Google Ads Quality Score: A Complete Guide
Learn how Google Ads Quality Score works, what drives your 1-10 rating, and proven steps to lower your cost per click by up to 50%.
Quality Score is a number from 1 to 10 that Google assigns to each of your keywords in Google Ads. It is either a silent ally or a silent enemy of your budget. A high Quality Score means you pay less per click and appear at the top more often. A low Quality Score means Google pushes your competitors ahead of you, and you end up paying 2 to 5 times more for the same position.
What Makes Up Quality Score · 3 Factors
Google shows your QS on a scale of 1 to 10, plus the reasons behind it broken into 3 sub-scores:
1. Expected CTR (Expected Click-Through Rate)

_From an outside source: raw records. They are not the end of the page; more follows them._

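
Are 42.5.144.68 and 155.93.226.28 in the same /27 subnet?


Mask: 255.255.255.224
42.5.144.68 AND mask = 42.5.144.64
155.93.226.28 AND mask = 155.93.226.0
No, different subnets (42.5.144.64 vs 155.93.226.0)


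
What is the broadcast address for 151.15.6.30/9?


Network: 151.0.0.0/9
Host bits = 23
Set all host bits to 1:
Broadcast: 151.127.255.255


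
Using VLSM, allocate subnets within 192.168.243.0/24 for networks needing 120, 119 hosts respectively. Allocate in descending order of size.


120 hosts -> /25 (126 usable): 192.168.243.0/25
119 hosts -> /25 (126 usable): 192.168.243.128/25
Allocation: 192.168.243.0/25 (120 hosts, 126 usable); 192.168.243.128/25 (119 hosts, 126 usable)


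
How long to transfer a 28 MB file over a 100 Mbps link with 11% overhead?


Effective throughput = 100 * (1 - 11/100) = 89 Mbps
File size in Mb = 28 * 8 = 224 Mb
Time = 224 / 89
Time = 2.5169 seconds


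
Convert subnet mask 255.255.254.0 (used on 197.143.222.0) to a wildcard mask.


Subnet mask: 255.255.254.0
Wildcard = 255.255.255.255 - subnet mask
255 - 255 = 0
255 - 255 = 0
255 - 254 = 1
255 - 0 = 255
Wildcard: 0.0.1.255


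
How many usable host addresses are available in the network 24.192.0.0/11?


Host bits = 32 - 11 = 21
Total addresses = 2^21 = 2097152
Usable = total - 2 (network and broadcast)
Usable hosts: 2097150


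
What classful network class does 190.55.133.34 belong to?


First octet: 190
Binary: 10111110
10xxxxxx -> Class B (128-191)
Class B, default mask 255.255.0.0 (/16)


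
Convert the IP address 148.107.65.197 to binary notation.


148 = 10010100
107 = 01101011
65 = 01000001
197 = 11000101
Binary: 10010100.01101011.01000001.11000101


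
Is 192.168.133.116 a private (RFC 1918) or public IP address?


RFC 1918 private ranges:
  10.0.0.0/8 (10.0.0.0 - 10.255.255.255)
  172.16.0.0/12 (172.16.0.0 - 172.31.255.255)
  192.168.0.0/16 (192.168.0.0 - 192.168.255.255)
Private (in 192.168.0.0/16)


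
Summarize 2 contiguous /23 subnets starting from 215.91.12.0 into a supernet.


Original prefix: /23
Number of subnets: 2 = 2^1
New prefix = 23 - 1 = 22
Supernet: 215.91.12.0/22


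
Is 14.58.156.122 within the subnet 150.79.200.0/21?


Subnet network: 150.79.200.0
Test IP AND mask: 14.58.152.0
No, 14.58.156.122 is not in 150.79.200.0/21


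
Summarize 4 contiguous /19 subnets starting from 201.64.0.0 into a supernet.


Original prefix: /19
Number of subnets: 4 = 2^2
New prefix = 19 - 2 = 17
Supernet: 201.64.0.0/17


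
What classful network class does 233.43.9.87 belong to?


First octet: 233
Binary: 11101001
1110xxxx -> Class D (224-239)
Class D (multicast), default mask N/A


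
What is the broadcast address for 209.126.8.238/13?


Network: 209.120.0.0/13
Host bits = 19
Set all host bits to 1:
Broadcast: 209.127.255.255


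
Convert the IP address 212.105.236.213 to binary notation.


212 = 11010100
105 = 01101001
236 = 11101100
213 = 11010101
Binary: 11010100.01101001.11101100.11010101


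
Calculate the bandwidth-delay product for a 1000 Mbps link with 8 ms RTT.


BDP = bandwidth * RTT
= 1000 Mbps * 8 ms
= 1000 * 1e6 * 8 / 1000 bits
= 8000000 bits
= 1000000 bytes
= 976.5625 KB
BDP = 8000000 bits (1000000 bytes)


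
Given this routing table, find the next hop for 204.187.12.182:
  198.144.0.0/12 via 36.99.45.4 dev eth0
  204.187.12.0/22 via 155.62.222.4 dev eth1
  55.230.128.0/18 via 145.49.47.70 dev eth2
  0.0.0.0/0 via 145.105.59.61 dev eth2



Longest prefix match for 204.187.12.182:
  /12 198.144.0.0: no
  /22 204.187.12.0: MATCH
  /18 55.230.128.0: no
  /0 0.0.0.0: MATCH
Selected: next-hop 155.62.222.4 via eth1 (matched /22)


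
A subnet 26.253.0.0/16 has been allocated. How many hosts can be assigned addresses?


Host bits = 32 - 16 = 16
Total addresses = 2^16 = 65536
Usable = total - 2 (network and broadcast)
Usable hosts: 65534


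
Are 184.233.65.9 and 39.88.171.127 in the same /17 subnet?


Mask: 255.255.128.0
184.233.65.9 AND mask = 184.233.0.0
39.88.171.127 AND mask = 39.88.128.0
No, different subnets (184.233.0.0 vs 39.88.128.0)


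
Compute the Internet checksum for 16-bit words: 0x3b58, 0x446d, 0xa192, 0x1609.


Sum all words (with carry folding):
+ 0x3b58 = 0x3b58
+ 0x446d = 0x7fc5
+ 0xa192 = 0x2158
+ 0x1609 = 0x3761
One's complement: ~0x3761
Checksum = 0xc89e


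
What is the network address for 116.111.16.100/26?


IP:   01110100.01101111.00010000.01100100
Mask: 11111111.11111111.11111111.11000000
AND operation:
Net:  01110100.01101111.00010000.01000000
Network: 116.111.16.64/26


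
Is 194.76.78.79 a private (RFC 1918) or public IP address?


RFC 1918 private ranges:
  10.0.0.0/8 (10.0.0.0 - 10.255.255.255)
  172.16.0.0/12 (172.16.0.0 - 172.31.255.255)
  192.168.0.0/16 (192.168.0.0 - 192.168.255.255)
Public (not in any RFC 1918 range)


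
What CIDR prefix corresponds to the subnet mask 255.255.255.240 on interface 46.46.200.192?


Binary: 11111111.11111111.11111111.11110000
Count leading 1s
Prefix: /28


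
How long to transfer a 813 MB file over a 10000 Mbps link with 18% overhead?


Effective throughput = 10000 * (1 - 18/100) = 8200 Mbps
File size in Mb = 813 * 8 = 6504 Mb
Time = 6504 / 8200
Time = 0.7932 seconds


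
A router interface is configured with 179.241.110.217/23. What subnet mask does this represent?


/23 means 23 network bits, 9 host bits
Binary: 11111111111111111111111000000000
Mask: 255.255.254.0


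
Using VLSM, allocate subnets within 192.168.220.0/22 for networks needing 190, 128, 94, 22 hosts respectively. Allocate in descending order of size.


190 hosts -> /24 (254 usable): 192.168.220.0/24
128 hosts -> /24 (254 usable): 192.168.221.0/24
94 hosts -> /25 (126 usable): 192.168.222.0/25
22 hosts -> /27 (30 usable): 192.168.222.128/27
Allocation: 192.168.220.0/24 (190 hosts, 254 usable); 192.168.221.0/24 (128 hosts, 254 usable); 192.168.222.0/25 (94 hosts, 126 usable); 192.168.222.128/27 (22 hosts, 30 usable)


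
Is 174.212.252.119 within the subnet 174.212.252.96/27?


Subnet network: 174.212.252.96
Test IP AND mask: 174.212.252.96
Yes, 174.212.252.119 is in 174.212.252.96/27


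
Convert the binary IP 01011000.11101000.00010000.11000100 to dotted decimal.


01011000 = 88
11101000 = 232
00010000 = 16
11000100 = 196
IP: 88.232.16.196


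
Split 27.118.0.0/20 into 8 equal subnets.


New prefix = 20 + 3 = 23
Each subnet has 512 addresses
  27.118.0.0/23
  27.118.2.0/23
  27.118.4.0/23
  27.118.6.0/23
  27.118.8.0/23
  27.118.10.0/23
  27.118.12.0/23
  27.118.14.0/23
Subnets: 27.118.0.0/23, 27.118.2.0/23, 27.118.4.0/23, 27.118.6.0/23, 27.118.8.0/23, 27.118.10.0/23, 27.118.12.0/23, 27.118.14.0/23


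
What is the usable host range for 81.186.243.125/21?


Network: 81.186.240.0
Broadcast: 81.186.247.255
First usable = network + 1
Last usable = broadcast - 1
Range: 81.186.240.1 to 81.186.247.254


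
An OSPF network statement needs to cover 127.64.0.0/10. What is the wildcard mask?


Subnet mask: 255.192.0.0
Wildcard = 255.255.255.255 - subnet mask
255 - 255 = 0
255 - 192 = 63
255 - 0 = 255
255 - 0 = 255
Wildcard: 0.63.255.255


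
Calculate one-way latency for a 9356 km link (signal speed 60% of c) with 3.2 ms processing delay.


Speed = 0.6 * 3e5 km/s = 180000 km/s
Propagation delay = 9356 / 180000 = 0.052 s = 51.9778 ms
Processing delay = 3.2 ms
Total one-way latency = 55.1778 ms


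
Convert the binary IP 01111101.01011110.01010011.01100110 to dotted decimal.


01111101 = 125
01011110 = 94
01010011 = 83
01100110 = 102
IP: 125.94.83.102


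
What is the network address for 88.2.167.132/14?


IP:   01011000.00000010.10100111.10000100
Mask: 11111111.11111100.00000000.00000000
AND operation:
Net:  01011000.00000000.00000000.00000000
Network: 88.0.0.0/14


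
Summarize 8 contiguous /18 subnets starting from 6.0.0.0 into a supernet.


Original prefix: /18
Number of subnets: 8 = 2^3
New prefix = 18 - 3 = 15
Supernet: 6.0.0.0/15


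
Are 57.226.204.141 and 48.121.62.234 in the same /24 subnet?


Mask: 255.255.255.0
57.226.204.141 AND mask = 57.226.204.0
48.121.62.234 AND mask = 48.121.62.0
No, different subnets (57.226.204.0 vs 48.121.62.0)


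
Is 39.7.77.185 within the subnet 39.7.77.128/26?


Subnet network: 39.7.77.128
Test IP AND mask: 39.7.77.128
Yes, 39.7.77.185 is in 39.7.77.128/26


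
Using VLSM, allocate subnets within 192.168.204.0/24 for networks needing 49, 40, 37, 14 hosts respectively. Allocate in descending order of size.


49 hosts -> /26 (62 usable): 192.168.204.0/26
40 hosts -> /26 (62 usable): 192.168.204.64/26
37 hosts -> /26 (62 usable): 192.168.204.128/26
14 hosts -> /28 (14 usable): 192.168.204.192/28
Allocation: 192.168.204.0/26 (49 hosts, 62 usable); 192.168.204.64/26 (40 hosts, 62 usable); 192.168.204.128/26 (37 hosts, 62 usable); 192.168.204.192/28 (14 hosts, 14 usable)


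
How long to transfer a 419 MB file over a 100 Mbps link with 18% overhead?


Effective throughput = 100 * (1 - 18/100) = 82 Mbps
File size in Mb = 419 * 8 = 3352 Mb
Time = 3352 / 82
Time = 40.878 seconds


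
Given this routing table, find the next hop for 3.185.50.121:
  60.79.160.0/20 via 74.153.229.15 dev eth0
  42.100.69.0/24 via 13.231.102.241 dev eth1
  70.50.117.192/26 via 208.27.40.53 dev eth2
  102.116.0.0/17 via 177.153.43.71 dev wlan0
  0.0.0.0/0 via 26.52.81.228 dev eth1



Longest prefix match for 3.185.50.121:
  /20 60.79.160.0: no
  /24 42.100.69.0: no
  /26 70.50.117.192: no
  /17 102.116.0.0: no
  /0 0.0.0.0: MATCH
Selected: next-hop 26.52.81.228 via eth1 (matched /0)


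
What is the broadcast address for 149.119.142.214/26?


Network: 149.119.142.192/26
Host bits = 6
Set all host bits to 1:
Broadcast: 149.119.142.255


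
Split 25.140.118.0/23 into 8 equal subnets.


New prefix = 23 + 3 = 26
Each subnet has 64 addresses
  25.140.118.0/26
  25.140.118.64/26
  25.140.118.128/26
  25.140.118.192/26
  25.140.119.0/26
  25.140.119.64/26
  25.140.119.128/26
  25.140.119.192/26
Subnets: 25.140.118.0/26, 25.140.118.64/26, 25.140.118.128/26, 25.140.118.192/26, 25.140.119.0/26, 25.140.119.64/26, 25.140.119.128/26, 25.140.119.192/26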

How likely Google thinks it is that someone will click your ad when it appears for that keyword. Based on your history and the quality of your creative. Statuses: Above Average, Average, Below Average.
2. Ad Relevance
How closely your ad matches the searched query. If you bid on the keyword "AC repair London" but your ad reads "Skok · fast IT services", your ad relevance will be Below Average. Your ad text must contain the key phrases you are targeting.
3. Landing Page Experience
Whether your landing page is relevant to the keyword, fast, mobile-friendly, and has a clear call to action. If you send clicks to a home page covering 10 different services, your landing page experience will be Below Average because visitors have to dig through your site to find what they searched for. (See 10 landing page mistakes that directly lower your Quality Score.)
What a High Quality Score Delivers
- Lower cost per click (up to 50% less)
- Better auction position for the same bid
- Higher Impression Share (the percentage of times your ad is shown)
- Greater chance of appearing in the top 3 ads above organic results
How to Raise Your Quality Score · Factor by Factor
For Expected CTR (the fastest lever)
- Write ad copy that speaks directly to the benefit, not the brand
- Use numbers and concrete offers ('AC repair in 24h', 'From £49')
- Test 3 to 5 headline variations in the same ad group · Google will automatically favour the one with the best CTR
- Add ad extensions: sitelinks, callouts, structured snippets · all of these raise CTR and Google rewards that
For Ad Relevance
- Put the primary keyword in Headline 1 (ideally at the start)
- Put the secondary keyword in Headline 2 or the description
- Organise your campaign into tightly themed ad groups · one ad group = one thematic keyword set (max 10 to 15 keywords)
- Never put 100 keywords into one ad group with the same ad text · ad relevance will drop
For Landing Page Experience
- Send clicks to a DEDICATED landing page for that keyword, not your home page
- The landing page headline must contain the keyword (at minimum a close variant)
- Speed · LCP under 2.5 seconds. A slower site directly lowers QS
- Mobile-friendly · 60%+ of clicks come from phones
- One clear CTA, not 5 buttons competing for attention
For a detailed landing page structure, see our guides on writing a hero section that converts and mobile-first web design · both directly affect your QS.
How to View Your Quality Score · Step by Step
Open Google Ads. Click the Keywords tab. Click the columns icon (Columns) → Modify columns → "Quality Score" section. Add all 4 items:
- Quality Score (the main 1-10 number)
- Expected CTR
- Ad Relevance
- Landing Page Experience
Now for each keyword you can see exactly which of the 3 factors is the problem. Filter by Quality Score < 5 · this is your hit list; every one of those keywords needs to be fixed or paused.
When to Pause a Keyword Instead of Fixing It
Sometimes a Quality Score cannot be improved because the keyword is simply not the right match for your business. If the keyword "computer repair" gives you a QS of 3 because your landing page talks about software development · pause it instead of trying to magically fix it. A reliable rule of thumb: if after 30 days of improvements your QS is still below 5 · that keyword is not for you.
Quality Score is invisible, like a silent business partner · but it controls your campaign budget more than almost any other setting. An hour a week spent on QS optimisation pays back through lower CPCs and more conversions for the same budget.